Adana Barosu Başkanlığı tarafından 22 Mart Dünya Su günü nedeniyle yazılı açıklamada bulunuldu.
Hızla artan tüketim, yok edilen doğal kaynaklar, savaşlar ve çatışmalar nedeniyle dünyamızın yeni bir çevre anlayışına ve doğa düzenine ihtiyacı vardır.
Sanayi devrimiyle birlikte başlayan sürecin devamında doğal kaynakların ölçüsüz kullanımı artmış ve özellikle sanayileşmenin yoğun olduğu alanlarda doğa ve çevre tahribatı daha çok belirgin hale gelmiştir.
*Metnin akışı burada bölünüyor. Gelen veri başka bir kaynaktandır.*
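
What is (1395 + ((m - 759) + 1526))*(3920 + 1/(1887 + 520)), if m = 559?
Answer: 25673834961/2407 ≈ 1.0666e+7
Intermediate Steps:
(1395 + ((m - 759) + 1526))*(3920 + 1/(1887 + 520)) = (1395 + ((559 - 759) + 1526))*(3920 + 1/(1887 + 520)) = (1395 + (-200 + 1526))*(3920 + 1/2407) = (1395 + 1326)*(3920 + 1/2407) = 2721*(9435441/2407) = 25673834961/2407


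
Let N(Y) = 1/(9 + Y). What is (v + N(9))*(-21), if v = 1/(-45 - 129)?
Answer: -91/87 ≈ -1.0460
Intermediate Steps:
v = -1/174 (v = 1/(-174) = -1/174 ≈ -0.0057471)
(v + N(9))*(-21) = (-1/174 + 1/(9 + 9))*(-21) = (-1/174 + 1/18)*(-21) = (13/261)*(-21) = -91/87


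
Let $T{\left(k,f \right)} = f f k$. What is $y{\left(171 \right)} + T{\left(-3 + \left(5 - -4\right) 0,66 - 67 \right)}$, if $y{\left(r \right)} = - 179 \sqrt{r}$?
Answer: $-3 - 537 \sqrt{19} \approx -2343.7$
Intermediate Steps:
$T{\left(k,f \right)} = k f^{2}$ ($T{\left(k,f \right)} = f^{2} k = k f^{2}$)
$y{\left(171 \right)} + T{\left(-3 + \left(5 - -4\right) 0,66 - 67 \right)} = - 179 \sqrt{171} + \left(-3 + \left(5 - -4\right) 0\right) \left(66 - 67\right)^{2} = - 179 \cdot 3 \sqrt{19} + \left(-3 + \left(5 + 4\right) 0\right) \left(-1\right)^{2} = - 537 \sqrt{19} + \left(-3 + 9 \cdot 0\right) 1 = - 537 \sqrt{19} + \left(-3 + 0\right) 1 = - 537 \sqrt{19} - 3 = -3 - 537 \sqrt{19}$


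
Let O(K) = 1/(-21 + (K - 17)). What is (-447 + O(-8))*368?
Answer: -164504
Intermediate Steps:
O(K) = 1/(-38 + K) (O(K) = 1/(-21 + (-17 + K)) = 1/(-38 + K))
(-447 + O(-8))*368 = (-447 + 1/(-38 - 8))*368 = (-447 + 1/(-46))*368 = (-447 - 1/46)*368 = -20563/46*368 = -164504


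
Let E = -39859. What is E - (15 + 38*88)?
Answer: -43218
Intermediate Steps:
E - (15 + 38*88) = -39859 - (15 + 38*88) = -39859 - (15 + 3344) = -39859 - 1*3359 = -39859 - 3359 = -43218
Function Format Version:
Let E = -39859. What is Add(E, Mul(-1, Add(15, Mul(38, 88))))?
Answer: -43218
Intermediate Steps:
Add(E, Mul(-1, Add(15, Mul(38, 88)))) = Add(-39859, Mul(-1, Add(15, Mul(38, 88)))) = Add(-39859, Mul(-1, Add(15, 3344))) = Add(-39859, Mul(-1, 3359)) = Add(-39859, -3359) = -43218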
Doğal alanların ve enerji kaynaklarının hoyratça paylaşımı, gelir dağılımı adaletsizliği, tamamen kâr amaçlı ve tüketim odaklı ekonomik düzen doğa ve çevre tahribatını, insanlığın geleceğini tehdit edecek ölçüde arttırmıştır.
Başta iklimsel değişimler olmak üzere birçok çevre sorununun kaynağında insan faktörünün ve mevcut ekonomik düzenin olduğu artık tartışmasız olarak kabul edilmektedir. İnsanı, çevre sorunlarının odağı haline getiren bu bakış açısının temelinde kuşkusuz ve doğanın insanın emrine sunulmuş ve her türlü tüketilebilecek ticari bir ürünmüş gibi değerlendirilmesini de içeren anlayış etkili olmuştur.
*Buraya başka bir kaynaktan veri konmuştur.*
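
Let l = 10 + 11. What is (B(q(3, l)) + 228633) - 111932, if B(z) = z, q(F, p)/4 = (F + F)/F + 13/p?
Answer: 2450941/21 ≈ 1.1671e+5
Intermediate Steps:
l = 21
q(F, p) = 8 + 52/p (q(F, p) = 4*((F + F)/F + 13/p) = 4*((2*F)/F + 13/p) = 4*(2 + 13/p) = 8 + 52/p)
(B(q(3, l)) + 228633) - 111932 = ((8 + 52/21) + 228633) - 111932 = (220/21 + 228633) - 111932 = 4801513/21 - 111932 = 2450941/21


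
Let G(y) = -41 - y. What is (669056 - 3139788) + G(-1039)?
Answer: -2469734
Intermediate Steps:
(669056 - 3139788) + G(-1039) = (669056 - 3139788) + (-41 - 1*(-1039)) = -2470732 + (-41 + 1039) = -2470732 + 998 = -2469734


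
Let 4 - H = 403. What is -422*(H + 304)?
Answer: 40090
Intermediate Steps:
H = -399 (H = 4 - 1*403 = 4 - 403 = -399)
-422*(H + 304) = -422*(-399 + 304) = -422*(-95) = 40090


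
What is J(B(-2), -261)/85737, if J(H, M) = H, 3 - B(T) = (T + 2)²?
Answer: 1/28579 ≈ 3.4991e-5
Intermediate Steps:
B(T) = 3 - (2 + T)² (B(T) = 3 - (T + 2)² = 3 - (2 + T)²)
J(B(-2), -261)/85737 = (3 - (2 - 2)²)/85737 = (3 - 1*0²)*(1/85737) = (3 - 1*0)*(1/85737) = (3 + 0)*(1/85737) = 3*(1/85737) = 1/28579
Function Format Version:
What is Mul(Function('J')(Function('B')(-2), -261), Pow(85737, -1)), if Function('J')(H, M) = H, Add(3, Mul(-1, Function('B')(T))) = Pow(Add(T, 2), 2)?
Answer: Rational(1, 28579) ≈ 3.4991e-5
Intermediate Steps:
Function('B')(T) = Add(3, Mul(-1, Pow(Add(2, T), 2))) (Function('B')(T) = Add(3, Mul(-1, Pow(Add(T, 2), 2))) = Add(3, Mul(-1, Pow(Add(2, T), 2))))
Mul(Function('J')(Function('B')(-2), -261), Pow(85737, -1)) = Mul(Add(3, Mul(-1, Pow(Add(2, -2), 2))), Pow(85737, -1)) = Mul(Add(3, Mul(-1, Pow(0, 2))), Rational(1, 85737)) = Mul(Add(3, Mul(-1, 0)), Rational(1, 85737)) = Mul(Add(3, 0), Rational(1, 85737)) = Mul(3, Rational(1, 85737)) = Rational(1, 28579)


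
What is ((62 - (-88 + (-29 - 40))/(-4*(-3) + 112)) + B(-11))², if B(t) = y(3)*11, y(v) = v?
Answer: 142491969/15376 ≈ 9267.2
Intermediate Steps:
B(t) = 33 (B(t) = 3*11 = 33)
((62 - (-88 + (-29 - 40))/(-4*(-3) + 112)) + B(-11))² = ((62 - (-88 + (-29 - 40))/(-4*(-3) + 112)) + 33)² = ((62 - (-88 - 69)/(12 + 112)) + 33)² = ((62 - (-157)/124) + 33)² = ((62 - 1*(-157/124)) + 33)² = ((62 + 157/124) + 33)² = (7845/124 + 33)² = (11937/124)² = 142491969/15376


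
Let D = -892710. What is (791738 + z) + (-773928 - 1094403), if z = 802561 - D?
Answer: 618678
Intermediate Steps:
z = 1695271 (z = 802561 - 1*(-892710) = 802561 + 892710 = 1695271)
(791738 + z) + (-773928 - 1094403) = (791738 + 1695271) + (-773928 - 1094403) = 2487009 - 1868331 = 618678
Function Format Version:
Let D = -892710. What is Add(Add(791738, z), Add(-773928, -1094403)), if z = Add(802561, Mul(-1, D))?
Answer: 618678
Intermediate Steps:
z = 1695271 (z = Add(802561, Mul(-1, -892710)) = Add(802561, 892710) = 1695271)
Add(Add(791738, z), Add(-773928, -1094403)) = Add(Add(791738, 1695271), Add(-773928, -1094403)) = Add(2487009, -1868331) = 618678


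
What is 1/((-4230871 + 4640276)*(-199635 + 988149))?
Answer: 1/322821574170 ≈ 3.0977e-12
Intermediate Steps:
1/((-4230871 + 4640276)*(-199635 + 988149)) = 1/(409405*788514) = 1/322821574170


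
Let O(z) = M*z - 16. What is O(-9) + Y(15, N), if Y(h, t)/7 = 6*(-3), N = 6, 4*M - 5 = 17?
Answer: -383/2 ≈ -191.50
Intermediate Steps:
M = 11/2 (M = 5/4 + (¼)*17 = 5/4 + 17/4 = 11/2 ≈ 5.5000)
Y(h, t) = -126 (Y(h, t) = 7*(6*(-3)) = 7*(-18) = -126)
O(z) = -16 + 11*z/2 (O(z) = 11*z/2 - 16 = -16 + 11*z/2)
O(-9) + Y(15, N) = (-16 + (11/2)*(-9)) - 126 = (-16 - 99/2) - 126 = -131/2 - 126 = -383/2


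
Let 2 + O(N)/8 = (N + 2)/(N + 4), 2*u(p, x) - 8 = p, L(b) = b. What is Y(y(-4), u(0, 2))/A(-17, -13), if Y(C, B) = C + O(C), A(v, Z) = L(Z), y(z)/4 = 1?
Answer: 6/13 ≈ 0.46154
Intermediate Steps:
y(z) = 4 (y(z) = 4*1 = 4)
u(p, x) = 4 + p/2
O(N) = -16 + 8*(2 + N)/(4 + N) (O(N) = -16 + 8*((N + 2)/(N + 4)) = -16 + 8*((2 + N)/(4 + N)) = -16 + 8*(2 + N)/(4 + N))
A(v, Z) = Z
Y(C, B) = C + 8*(-6 - C)/(4 + C)
Y(y(-4), u(0, 2))/A(-17, -13) = ((-48 + 4**2 - 4*4)/(4 + 4))/(-13) = ((-48 + 16 - 16)/8)*(-1/13) = ((1/8)*(-48))*(-1/13) = -6*(-1/13) = 6/13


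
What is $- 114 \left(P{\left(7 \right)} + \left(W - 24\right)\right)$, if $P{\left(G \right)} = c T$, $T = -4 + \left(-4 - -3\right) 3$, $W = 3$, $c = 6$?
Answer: $7182$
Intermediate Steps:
$T = -7$ ($T = -4 + \left(-4 + 3\right) 3 = -4 - 3 = -7$)
$P{\left(G \right)} = -42$ ($P{\left(G \right)} = 6 \left(-7\right) = -42$)
$- 114 \left(P{\left(7 \right)} + \left(W - 24\right)\right) = - 114 \left(-42 + \left(3 - 24\right)\right) = - 114 \left(-42 - 21\right) = \left(-114\right) \left(-63\right) = 7182$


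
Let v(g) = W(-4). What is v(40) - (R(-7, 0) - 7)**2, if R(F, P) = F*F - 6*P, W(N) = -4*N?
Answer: -1748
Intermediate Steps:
v(g) = 16 (v(g) = -4*(-4) = 16)
R(F, P) = F**2 - 6*P
v(40) - (R(-7, 0) - 7)**2 = 16 - (((-7)**2 - 6*0) - 7)**2 = 16 - ((49 + 0) - 7)**2 = 16 - (49 - 7)**2 = 16 - 1*42**2 = 16 - 1*1764 = 16 - 1764 = -1748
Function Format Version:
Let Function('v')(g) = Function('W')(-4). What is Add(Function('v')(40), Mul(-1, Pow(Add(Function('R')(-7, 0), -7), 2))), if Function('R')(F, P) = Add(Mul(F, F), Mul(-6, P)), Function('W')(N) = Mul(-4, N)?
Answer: -1748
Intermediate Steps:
Function('v')(g) = 16 (Function('v')(g) = Mul(-4, -4) = 16)
Function('R')(F, P) = Add(Pow(F, 2), Mul(-6, P))
Add(Function('v')(40), Mul(-1, Pow(Add(Function('R')(-7, 0), -7), 2))) = Add(16, Mul(-1, Pow(Add(Add(Pow(-7, 2), Mul(-6, 0)), -7), 2))) = Add(16, Mul(-1, Pow(Add(Add(49, 0), -7), 2))) = Add(16, Mul(-1, Pow(Add(49, -7), 2))) = Add(16, Mul(-1, Pow(42, 2))) = Add(16, Mul(-1, 1764)) = Add(16, -1764) = -1748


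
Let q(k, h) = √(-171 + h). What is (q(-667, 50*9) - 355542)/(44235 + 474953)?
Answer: -177771/259594 + 3*√31/519188 ≈ -0.68477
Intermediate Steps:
(q(-667, 50*9) - 355542)/(44235 + 474953) = (√(-171 + 50*9) - 355542)/(44235 + 474953) = (√(-171 + 450) - 355542)/519188 = (√279 - 355542)*(1/519188) = (3*√31 - 355542)*(1/519188) = (-355542 + 3*√31)*(1/519188) = -177771/259594 + 3*√31/519188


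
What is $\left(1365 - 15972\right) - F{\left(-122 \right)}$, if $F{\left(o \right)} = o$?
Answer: $-14485$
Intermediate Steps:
$\left(1365 - 15972\right) - F{\left(-122 \right)} = \left(1365 - 15972\right) - -122 = -14607 + 122 = -14485$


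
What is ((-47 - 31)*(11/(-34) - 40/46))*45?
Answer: 1637415/391 ≈ 4187.8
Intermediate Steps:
((-47 - 31)*(11/(-34) - 40/46))*45 = -78*(11*(-1/34) - 40*1/46)*45 = -78*(-11/34 - 20/23)*45 = -78*(-933/782)*45 = (36387/391)*45 = 1637415/391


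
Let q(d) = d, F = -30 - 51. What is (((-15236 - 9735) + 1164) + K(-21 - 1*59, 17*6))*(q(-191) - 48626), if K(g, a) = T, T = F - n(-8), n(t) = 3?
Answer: 1166286947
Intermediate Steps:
F = -81
T = -84 (T = -81 - 1*3 = -81 - 3 = -84)
K(g, a) = -84
(((-15236 - 9735) + 1164) + K(-21 - 1*59, 17*6))*(q(-191) - 48626) = (((-15236 - 9735) + 1164) - 84)*(-191 - 48626) = ((-24971 + 1164) - 84)*(-48817) = (-23807 - 84)*(-48817) = -23891*(-48817) = 1166286947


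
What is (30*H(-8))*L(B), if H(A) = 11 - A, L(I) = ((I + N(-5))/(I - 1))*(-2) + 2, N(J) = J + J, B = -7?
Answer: -2565/2 ≈ -1282.5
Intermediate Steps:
N(J) = 2*J
L(I) = 2 - 2*(-10 + I)/(-1 + I) (L(I) = ((I + 2*(-5))/(I - 1))*(-2) + 2 = ((I - 10)/(-1 + I))*(-2) + 2 = ((-10 + I)/(-1 + I))*(-2) + 2 = -2*(-10 + I)/(-1 + I) + 2 = 2 - 2*(-10 + I)/(-1 + I))
(30*H(-8))*L(B) = (30*(11 - 1*(-8)))*(18/(-1 - 7)) = (30*(11 + 8))*(18/(-8)) = (30*19)*(18*(-1/8)) = 570*(-9/4) = -2565/2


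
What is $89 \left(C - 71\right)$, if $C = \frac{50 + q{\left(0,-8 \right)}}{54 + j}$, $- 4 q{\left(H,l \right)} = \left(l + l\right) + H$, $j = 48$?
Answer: $- \frac{106622}{17} \approx -6271.9$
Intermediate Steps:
$q{\left(H,l \right)} = - \frac{l}{2} - \frac{H}{4}$ ($q{\left(H,l \right)} = - \frac{\left(l + l\right) + H}{4} = - \frac{2 l + H}{4} = - \frac{H + 2 l}{4} = - \frac{l}{2} - \frac{H}{4}$)
$C = \frac{9}{17}$ ($C = \frac{50 - -4}{54 + 48} = \frac{50 + \left(4 + 0\right)}{102} = \left(50 + 4\right) \frac{1}{102} = 54 \cdot \frac{1}{102} = \frac{9}{17} \approx 0.52941$)
$89 \left(C - 71\right) = 89 \left(\frac{9}{17} - 71\right) = 89 \left(- \frac{1198}{17}\right) = - \frac{106622}{17}$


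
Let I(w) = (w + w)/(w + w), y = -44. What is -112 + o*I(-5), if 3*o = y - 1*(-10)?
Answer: -370/3 ≈ -123.33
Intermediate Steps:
o = -34/3 (o = (-44 - 1*(-10))/3 = (-44 + 10)/3 = (⅓)*(-34) = -34/3 ≈ -11.333)
I(w) = 1 (I(w) = (2*w)/((2*w)) = (2*w)*(1/(2*w)) = 1)
-112 + o*I(-5) = -112 - 34/3*1 = -112 - 34/3 = -370/3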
Suyun ticarileştirilmesi ve özelleştirilmesi de, suyu bir “haktan” ziyade “ekonomik bir kaynak” olarak tanımlayan bu anlayışın ürünü olup, kabul edilmesi mümkün değildir. Su yer yüzündeki tüm canlılar ve doğamız için vazgeçilmez “ temel haktır.”
Su hakkı, T.C. Anayasası’nda yer alan sosyal devlet ilkesi çerçevesinde varlık kazandığı gibi, Türkiye’nin taraf olduğu bazı uluslararası sözleşmelerde de kabul edilmiştir.
Kadınlara Karşı Her Türü Ayrımcılığın Tasfiye Edilmesine Dair Sözleşmesi (md.14/2-h) kadınların, Çocuk Hakları Sözleşmesi (md. 24/2-c) Ekonomik, Sosyal ve Kültürel Haklar Sözleşmesi’nde temiz içme suyuna erişim haklarından açıkça bahsedilmektedir.
İnsan Hakları Evrensel Beyannamesi’nde (md. 3) yer alan “Yaşamak, hürriyet ve kişi emniyeti her ferdin hakkıdır” ibaresinin suya erişim hakkını da içerdiği kabul edilmektedir.
Bu çerçevede bu gün tarım alanlarında başlayan su özelleştirmeleri, suyun piyasalaştırılması durdurulmalı, salt ticari kazanç ve ekonomik araç olarak gören neoliberal anlayışa son verilerek sağlıklı koşullarda suya erişim hakkı sağlanmalıdır.
Suya erişimin sağlanması tüm canlı yaşamı ve doğanın sürdürülebilirliği açısından esas alınmalıdır.
Yeterli gıda, temiz suya ulaşma ve sağlıklı bir çevre de yaşama hakkı insanlığın yeni haklarından olduğu artık tartışmasızdır.
İnsanlığın ortak mirası olan “Su” kuşkusuz insanlığın ve doğanın geleceği açısından da hayati bir öneme sahiptir.
Bu bilgiler ışığında ülkemizde doğal kaynaklara ve suya, ticari kazanç ve kâr bakış açısının sonlandırılarak, HES’ler ile suyun doğal akışını ve ekolojik dengeyi olumsuz yönde etkileyecek çalışmalardan ve projelerden dünyanın, ülkemizin ve insanlığın geleceği açısından vazgeçilmesini önemle vurguluyor ve talep ediyoruz.
Kamuda bu alanda görev ve sorumluluk makamında olanlara bir kez daha hatırlatıyoruz, doğaya, çevreye, suya tüm doğal kaynakları: “Dünyayı ve doğayı atalarımızdan miras almadığımız, çocuklarımızdan ödünç aldığımız” anlayışıyla değerlendiriniz. Saygıyla sunarız.